Gott straf mich! oder Der Teufel zerreiße mich! ist bey Matrosen, und Musketieren eine Art eines galanten Scherzes, und in Pommern lernte ich einen jungen Officier kennen, der schwur auch so, doch schwur er niemals geringer, als wenigstens bey tausend Teufeln, weil er von altem Adel war. (...)

Seinen Eid brechen, will nicht viel sagen, und wird diese Redensart nicht sehr gebraucht. Auf der Kanzel hört man sie noch manchmal, aber eben daher kömmt es, daß sie so geschwind vergessen wird, als die Predigt selbst. In der That bedeutet es auch mehr nicht, als die Ehe brechen. Und um deswillen ist ein Ehebrecher, und ein Meyneidiger an verschiednen Orten, besonders in großen Städten, so viel als ein Mann, der zu leben weis. Diese Bedeutung fängt auch schon an, in kleinen Orten bekannt zu werden, denn unsre Deutsche werden alle Tage witziger, und in kurzem werden wir es den Franzosen beynahe gleich thun.

 

Deutung

Rabener klagt über den Mißbrauch von Eiden und den Betrug, der mit ihnen getrieben wird. Er stellt dar, daß Redewendungen wie "einen Eid ablegen", "den Eid brechen" oder gar "die Ehe brechen" ihren Sinn verloren haben und nur noch floskelhaft gebraucht werden, so daß die Sprache die Lasterhaftigkeit des Menschen verschleiert. Ähnlich sei es - und da wird die versteckte Kritik an der Kirche, die dieser natürlich mißfällt, deutlich - mit den Predigten der Kirchenmänner. Auch sie bedienen sich einer Sprache, die dem gewandelten Alltag der Menschen

 

nicht mehr gerecht wird, so daß ihre Worte nur zu häufig wirkungslos verhallen.
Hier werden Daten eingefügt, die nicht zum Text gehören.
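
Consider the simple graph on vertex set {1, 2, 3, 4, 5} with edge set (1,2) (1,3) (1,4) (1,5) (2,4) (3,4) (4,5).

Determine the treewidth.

2

A width-2 tree decomposition is:
Bags: B1 = {1, 2, 4}  B2 = {1, 4, 5}  B3 = {1, 3, 4}
Tree: B1–B2, B1–B3
The largest bag has 3 vertices, giving width 2; this decomposition certifies tw(G) ≤ 2. Conversely, {1, 2, 4} is a clique of size 3, and the vertices of any clique must share a bag in every tree decomposition; so some bag has ≥ 3 vertices and tw(G) ≥ 2. Hence tw(G) = 2 exactly.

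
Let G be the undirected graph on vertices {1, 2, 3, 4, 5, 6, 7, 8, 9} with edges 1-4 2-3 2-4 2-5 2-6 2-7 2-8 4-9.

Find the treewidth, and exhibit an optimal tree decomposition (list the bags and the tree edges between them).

Treewidth 1.
One optimal decomposition is:
Bags: B1 = {2, 4}  B2 = {1, 4}  B3 = {2, 8}  B4 = {2, 5}  B5 = {4, 9}  B6 = {2, 6}  B7 = {2, 7}  B8 = {2, 3}
Tree: B1–B2, B1–B3, B1–B4, B2–B5, B3–B6, B1–B7, B3–B8

Each bag holds 2 vertices, so the decomposition has width 1, which upper-bounds the treewidth. Any graph with an edge has treewidth ≥ 1, and G has the edge 2–4. The upper and lower bounds meet at 1, so that is the treewidth.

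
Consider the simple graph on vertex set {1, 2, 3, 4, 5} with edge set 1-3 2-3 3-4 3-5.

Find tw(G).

1

A width-1 tree decomposition is:
Bags: B1 = {3, 4}  B2 = {2, 3}  B3 = {3, 5}  B4 = {1, 3}
Tree: B1–B2, B1–B3, B1–B4
Every bag has size at most 2, so the width is 2 − 1 = 1 and tw(G) ≤ 1. Any graph with an edge has treewidth ≥ 1, and G has the edge 4–3. Combining the bounds, tw(G) = 1.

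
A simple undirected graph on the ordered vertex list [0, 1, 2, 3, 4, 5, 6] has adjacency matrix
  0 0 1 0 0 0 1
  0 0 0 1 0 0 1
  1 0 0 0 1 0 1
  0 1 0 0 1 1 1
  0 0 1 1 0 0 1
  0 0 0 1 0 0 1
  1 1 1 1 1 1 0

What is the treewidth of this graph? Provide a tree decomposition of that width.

Each bag holds 3 vertices, so the decomposition has width 2, which upper-bounds the treewidth. On the other hand G contains the 3-clique {0, 2, 6}. A clique must lie in a single bag of any decomposition, so no decomposition can have width below 2. The upper and lower bounds meet at 2, so that is the treewidth.

Treewidth 2.
One optimal decomposition is:
Bags: B1 = {2, 4, 6}  B2 = {0, 2, 6}  B3 = {3, 4, 6}  B4 = {1, 3, 6}  B5 = {3, 5, 6}
Tree: B1–B2, B1–B3, B3–B4, B4–B5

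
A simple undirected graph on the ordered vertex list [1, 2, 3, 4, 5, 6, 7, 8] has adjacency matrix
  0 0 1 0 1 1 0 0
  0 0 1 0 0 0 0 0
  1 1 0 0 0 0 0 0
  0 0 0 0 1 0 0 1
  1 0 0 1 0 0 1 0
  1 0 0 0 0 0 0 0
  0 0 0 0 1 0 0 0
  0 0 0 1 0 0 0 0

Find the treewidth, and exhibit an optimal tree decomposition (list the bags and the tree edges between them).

Each bag holds 2 vertices, so the decomposition has width 1, which upper-bounds the treewidth. Any graph with an edge has treewidth ≥ 1, and G has the edge 3–1. Therefore the treewidth is 1.

Treewidth 1.
Bags: B1 = {1, 3}  B2 = {1, 6}  B3 = {1, 5}  B4 = {4, 5}  B5 = {2, 3}  B6 = {5, 7}  B7 = {4, 8}
Tree: B1–B2, B2–B3, B3–B4, B1–B5, B3–B6, B4–B7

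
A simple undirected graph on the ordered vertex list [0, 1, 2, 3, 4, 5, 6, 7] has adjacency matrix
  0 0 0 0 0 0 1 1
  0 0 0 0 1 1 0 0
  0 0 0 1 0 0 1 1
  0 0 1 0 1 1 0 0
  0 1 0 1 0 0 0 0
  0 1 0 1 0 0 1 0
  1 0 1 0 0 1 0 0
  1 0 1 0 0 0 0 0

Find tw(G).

2

A width-2 tree decomposition is:
Bags: B1 = {0, 2, 7}  B2 = {0, 2, 6}  B3 = {2, 3, 6}  B4 = {3, 5, 6}  B5 = {3, 4, 5}  B6 = {1, 4, 5}
Tree: B1–B2, B2–B3, B3–B4, B4–B5, B5–B6
Each bag holds 3 vertices, so the decomposition has width 2, which upper-bounds the treewidth. The edges 7–0–6–2–7 form a cycle, so G is not a tree and its treewidth is at least 2. Therefore the treewidth is 2.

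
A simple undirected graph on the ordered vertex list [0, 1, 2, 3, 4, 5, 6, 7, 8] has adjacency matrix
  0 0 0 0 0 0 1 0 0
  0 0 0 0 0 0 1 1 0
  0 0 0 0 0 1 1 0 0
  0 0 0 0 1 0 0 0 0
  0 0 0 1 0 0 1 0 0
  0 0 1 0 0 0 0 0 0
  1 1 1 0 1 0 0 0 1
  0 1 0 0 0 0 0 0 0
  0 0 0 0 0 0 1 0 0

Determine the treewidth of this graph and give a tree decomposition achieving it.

The largest bag has 2 vertices, giving width 1; this decomposition certifies tw(G) ≤ 1. G has an edge, so its treewidth is at least 1. Combining the bounds, tw(G) = 1.

Treewidth 1.
One such decomposition:
Bags: B1 = {0, 6}  B2 = {4, 6}  B3 = {1, 6}  B4 = {3, 4}  B5 = {6, 8}  B6 = {2, 6}  B7 = {1, 7}  B8 = {2, 5}
Tree: B1–B2, B2–B3, B2–B4, B2–B5, B5–B6, B3–B7, B6–B8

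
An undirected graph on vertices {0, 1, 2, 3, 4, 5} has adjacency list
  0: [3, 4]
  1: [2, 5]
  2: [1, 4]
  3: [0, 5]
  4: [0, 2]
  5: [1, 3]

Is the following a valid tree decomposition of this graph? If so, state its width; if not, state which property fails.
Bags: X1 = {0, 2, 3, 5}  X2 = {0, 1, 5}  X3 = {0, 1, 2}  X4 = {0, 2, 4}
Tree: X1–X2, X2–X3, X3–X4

A tree decomposition must satisfy three properties: every vertex lies in some bag; for every edge, both endpoints lie together in some bag; and for every vertex, the bags containing it form a connected subtree. Here bags containing vertex 2 are not connected in the tree, so the decomposition is invalid.

No — bags containing vertex 2 are not connected in the tree.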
Aber nicht nur Lasterhaftigkeit, Sprachgebrauch und Kirche nimmt der Autor aufs Korn. Gleichzeitig kritisiert er auch, daß viele rechtschaffene Deutsche sich immer noch die Franzosen zum Vorbild nehmen, die in Wahrheit hinter ihrem Geist und Verstand, den sie nach außen hin zeigen, Verlogenheit verbergen. So ruft der Autor zur Wahrhaftigkeit und zur Wertschätzung des Ursprünglichen, das nur gemein erscheint, auf.